David ist unendlich froh, dass die Frau neben ihm, Iris, es sogar noch mehr verbockt hat als er. Er wusste schon, dass sein Fahrrad nicht das neueste ist, dass er es quasi nicht mehr benutzen kann, das war ihm nicht klar. Der Fahrradguide vorne im Auto scheint auf den ersten Blick ein lockerer Typ zu sein, aber wenn es um Fahrräder geht, versteht er offensichtlich keinen Spaß.

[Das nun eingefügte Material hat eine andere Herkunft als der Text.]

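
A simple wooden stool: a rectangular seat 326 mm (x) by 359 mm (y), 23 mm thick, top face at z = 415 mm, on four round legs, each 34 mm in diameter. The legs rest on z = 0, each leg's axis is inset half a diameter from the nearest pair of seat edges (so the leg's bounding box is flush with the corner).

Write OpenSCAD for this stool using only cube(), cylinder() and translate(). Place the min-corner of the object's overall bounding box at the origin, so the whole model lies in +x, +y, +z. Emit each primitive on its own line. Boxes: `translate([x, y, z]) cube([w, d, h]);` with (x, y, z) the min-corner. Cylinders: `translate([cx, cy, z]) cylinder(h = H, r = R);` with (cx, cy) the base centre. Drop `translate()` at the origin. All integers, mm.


translate([0, 0, 392]) cube([326, 359, 23]);
translate([17, 17, 0]) cylinder(h = 392, r = 17);
translate([309, 17, 0]) cylinder(h = 392, r = 17);
translate([17, 342, 0]) cylinder(h = 392, r = 17);
translate([309, 342, 0]) cylinder(h = 392, r = 17);


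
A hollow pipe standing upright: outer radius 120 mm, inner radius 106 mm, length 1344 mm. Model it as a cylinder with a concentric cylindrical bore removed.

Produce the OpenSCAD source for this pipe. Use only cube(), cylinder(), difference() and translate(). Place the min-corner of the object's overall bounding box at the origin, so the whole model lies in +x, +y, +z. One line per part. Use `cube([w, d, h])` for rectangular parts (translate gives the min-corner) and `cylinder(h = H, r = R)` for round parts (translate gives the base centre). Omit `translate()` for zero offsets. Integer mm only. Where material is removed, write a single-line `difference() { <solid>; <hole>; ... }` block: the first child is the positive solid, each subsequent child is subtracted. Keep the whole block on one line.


difference() { translate([120, 120, 0]) cylinder(h = 1344, r = 120); translate([120, 120, 0]) cylinder(h = 1344, r = 106); }


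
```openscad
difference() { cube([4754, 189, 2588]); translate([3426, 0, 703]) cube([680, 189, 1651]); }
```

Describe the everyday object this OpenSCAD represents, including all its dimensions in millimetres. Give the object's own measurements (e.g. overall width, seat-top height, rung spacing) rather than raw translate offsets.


A wall 4754 mm long (x), 189 mm thick (y), 2588 mm tall, with a rectangular window opening cut through it. The opening is 680 mm wide and 1651 mm tall; its sill is at z = 703 mm and its near (−x) edge is 3426 mm from the wall's −x end. The opening passes through the full wall thickness.


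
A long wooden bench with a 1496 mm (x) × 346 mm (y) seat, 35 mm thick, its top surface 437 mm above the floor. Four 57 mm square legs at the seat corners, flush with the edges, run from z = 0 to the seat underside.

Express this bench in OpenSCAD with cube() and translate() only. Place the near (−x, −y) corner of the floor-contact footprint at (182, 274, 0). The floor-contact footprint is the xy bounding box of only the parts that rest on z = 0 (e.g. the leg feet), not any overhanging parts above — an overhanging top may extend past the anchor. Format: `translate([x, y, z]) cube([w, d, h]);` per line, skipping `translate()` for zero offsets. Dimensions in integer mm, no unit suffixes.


translate([182, 274, 402]) cube([1496, 346, 35]);
translate([182, 274, 0]) cube([57, 57, 402]);
translate([182, 563, 0]) cube([57, 57, 402]);
translate([1621, 274, 0]) cube([57, 57, 402]);
translate([1621, 563, 0]) cube([57, 57, 402]);


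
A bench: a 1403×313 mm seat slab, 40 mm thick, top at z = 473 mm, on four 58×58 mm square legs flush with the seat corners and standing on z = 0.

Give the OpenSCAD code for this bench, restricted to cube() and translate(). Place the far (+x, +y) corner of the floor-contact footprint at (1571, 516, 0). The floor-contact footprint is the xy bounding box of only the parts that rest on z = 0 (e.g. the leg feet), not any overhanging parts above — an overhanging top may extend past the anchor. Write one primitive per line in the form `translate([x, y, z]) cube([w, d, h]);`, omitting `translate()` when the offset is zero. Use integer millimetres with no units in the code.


translate([168, 203, 433]) cube([1403, 313, 40]);
translate([168, 203, 0]) cube([58, 58, 433]);
translate([168, 458, 0]) cube([58, 58, 433]);
translate([1513, 203, 0]) cube([58, 58, 433]);
translate([1513, 458, 0]) cube([58, 58, 433]);


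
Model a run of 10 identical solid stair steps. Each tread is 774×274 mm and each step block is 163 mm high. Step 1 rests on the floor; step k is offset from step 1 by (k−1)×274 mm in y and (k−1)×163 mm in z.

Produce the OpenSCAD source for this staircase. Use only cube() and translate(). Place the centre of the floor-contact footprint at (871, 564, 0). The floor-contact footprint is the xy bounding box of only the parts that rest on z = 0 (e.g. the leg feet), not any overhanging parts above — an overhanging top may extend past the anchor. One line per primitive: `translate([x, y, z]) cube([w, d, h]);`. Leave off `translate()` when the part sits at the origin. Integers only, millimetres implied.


translate([484, 427, 0]) cube([774, 274, 163]);
translate([484, 701, 163]) cube([774, 274, 163]);
translate([484, 975, 326]) cube([774, 274, 163]);
translate([484, 1249, 489]) cube([774, 274, 163]);
translate([484, 1523, 652]) cube([774, 274, 163]);
translate([484, 1797, 815]) cube([774, 274, 163]);
translate([484, 2071, 978]) cube([774, 274, 163]);
translate([484, 2345, 1141]) cube([774, 274, 163]);
translate([484, 2619, 1304]) cube([774, 274, 163]);
translate([484, 2893, 1467]) cube([774, 274, 163]);


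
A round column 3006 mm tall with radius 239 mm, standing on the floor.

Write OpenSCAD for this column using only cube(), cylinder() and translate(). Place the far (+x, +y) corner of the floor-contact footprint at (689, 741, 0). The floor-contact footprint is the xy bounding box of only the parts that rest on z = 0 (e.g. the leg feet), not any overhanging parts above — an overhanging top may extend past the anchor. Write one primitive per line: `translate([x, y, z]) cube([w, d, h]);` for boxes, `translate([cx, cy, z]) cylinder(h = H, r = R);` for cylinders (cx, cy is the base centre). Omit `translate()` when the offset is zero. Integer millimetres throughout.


translate([450, 502, 0]) cylinder(h = 3006, r = 239);


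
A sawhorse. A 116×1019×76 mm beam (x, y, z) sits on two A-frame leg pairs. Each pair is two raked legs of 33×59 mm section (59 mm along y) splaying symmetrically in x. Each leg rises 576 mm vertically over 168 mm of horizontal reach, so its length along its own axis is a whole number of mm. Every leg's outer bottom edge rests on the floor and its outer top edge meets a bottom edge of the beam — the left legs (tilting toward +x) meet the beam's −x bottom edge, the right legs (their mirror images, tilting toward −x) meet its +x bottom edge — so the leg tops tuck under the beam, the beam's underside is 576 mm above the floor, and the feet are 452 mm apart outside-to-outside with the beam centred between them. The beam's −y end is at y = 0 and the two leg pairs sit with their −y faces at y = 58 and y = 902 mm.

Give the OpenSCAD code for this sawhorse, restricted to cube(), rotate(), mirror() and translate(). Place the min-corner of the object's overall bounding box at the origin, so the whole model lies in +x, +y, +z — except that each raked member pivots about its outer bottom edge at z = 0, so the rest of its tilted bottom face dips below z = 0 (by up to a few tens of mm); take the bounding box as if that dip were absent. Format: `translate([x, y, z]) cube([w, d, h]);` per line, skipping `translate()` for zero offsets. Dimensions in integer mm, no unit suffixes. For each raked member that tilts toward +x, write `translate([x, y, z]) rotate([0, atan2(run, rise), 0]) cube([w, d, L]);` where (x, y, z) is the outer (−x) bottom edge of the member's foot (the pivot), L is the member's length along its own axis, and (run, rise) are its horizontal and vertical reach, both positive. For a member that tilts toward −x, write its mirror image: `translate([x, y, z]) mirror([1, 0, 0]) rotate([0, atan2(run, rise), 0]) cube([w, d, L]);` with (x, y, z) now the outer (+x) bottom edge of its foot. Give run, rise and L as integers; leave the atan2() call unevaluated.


// leg length = √(168² + 576²) = 600
// right-leg outer foot x = 2·168 + 116 = 452
// beam min-corner = (168, 0, 576)
translate([168, 0, 576]) cube([116, 1019, 76]);
translate([0, 58, 0]) rotate([0, atan2(168, 576), 0]) cube([33, 59, 600]);
translate([452, 58, 0]) mirror([1, 0, 0]) rotate([0, atan2(168, 576), 0]) cube([33, 59, 600]);
translate([0, 902, 0]) rotate([0, atan2(168, 576), 0]) cube([33, 59, 600]);
translate([452, 902, 0]) mirror([1, 0, 0]) rotate([0, atan2(168, 576), 0]) cube([33, 59, 600]);


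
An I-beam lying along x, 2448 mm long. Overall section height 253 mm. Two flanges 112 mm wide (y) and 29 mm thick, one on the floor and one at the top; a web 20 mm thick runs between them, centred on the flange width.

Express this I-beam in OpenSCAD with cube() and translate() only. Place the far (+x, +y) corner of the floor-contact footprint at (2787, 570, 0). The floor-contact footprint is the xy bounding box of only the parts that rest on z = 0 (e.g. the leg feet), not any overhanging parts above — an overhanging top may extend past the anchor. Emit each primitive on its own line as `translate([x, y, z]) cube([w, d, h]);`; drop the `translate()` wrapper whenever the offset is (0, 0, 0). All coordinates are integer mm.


translate([339, 458, 0]) cube([2448, 112, 29]);
translate([339, 504, 29]) cube([2448, 20, 195]);
translate([339, 458, 224]) cube([2448, 112, 29]);


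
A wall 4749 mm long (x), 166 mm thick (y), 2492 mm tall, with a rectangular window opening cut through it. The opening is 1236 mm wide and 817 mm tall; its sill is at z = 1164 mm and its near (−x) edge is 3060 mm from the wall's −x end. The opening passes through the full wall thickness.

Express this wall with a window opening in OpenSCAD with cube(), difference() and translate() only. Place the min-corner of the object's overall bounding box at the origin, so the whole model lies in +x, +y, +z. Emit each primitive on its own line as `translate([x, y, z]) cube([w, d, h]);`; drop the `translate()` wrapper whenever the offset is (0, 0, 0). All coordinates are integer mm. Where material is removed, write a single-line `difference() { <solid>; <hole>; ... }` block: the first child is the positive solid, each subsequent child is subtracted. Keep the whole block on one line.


difference() { cube([4749, 166, 2492]); translate([3060, 0, 1164]) cube([1236, 166, 817]); }


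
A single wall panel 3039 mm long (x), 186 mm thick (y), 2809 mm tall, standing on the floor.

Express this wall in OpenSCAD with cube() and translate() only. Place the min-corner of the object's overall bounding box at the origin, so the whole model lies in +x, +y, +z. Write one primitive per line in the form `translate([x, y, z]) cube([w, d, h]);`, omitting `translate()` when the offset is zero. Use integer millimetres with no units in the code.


cube([3039, 186, 2809]);


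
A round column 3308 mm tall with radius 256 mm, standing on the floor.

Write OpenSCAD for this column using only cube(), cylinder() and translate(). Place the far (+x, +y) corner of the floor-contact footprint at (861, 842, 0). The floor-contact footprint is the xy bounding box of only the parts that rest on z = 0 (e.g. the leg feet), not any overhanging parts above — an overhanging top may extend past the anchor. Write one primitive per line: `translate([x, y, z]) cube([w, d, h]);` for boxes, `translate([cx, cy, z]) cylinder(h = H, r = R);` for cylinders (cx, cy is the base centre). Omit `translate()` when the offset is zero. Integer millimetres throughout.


translate([605, 586, 0]) cylinder(h = 3308, r = 256);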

Sie fahren schweigend ins Dorf und Steven dreht die Musik an seiner Anlage je nach Lied lauter oder leiser. Iris betrachtet die Landschaft draußen, als hätte man ihr befohlen, sie sich sehr genau einzuprägen, um sie nachher zu malen oder so und David denkt, dass sie sich wohl sehr unwohl fühlen muss.
„Also, ihr braucht noch ein Rad, ja? Wie groß bist du?“, fragt der Kerl im Laden an David gewandt.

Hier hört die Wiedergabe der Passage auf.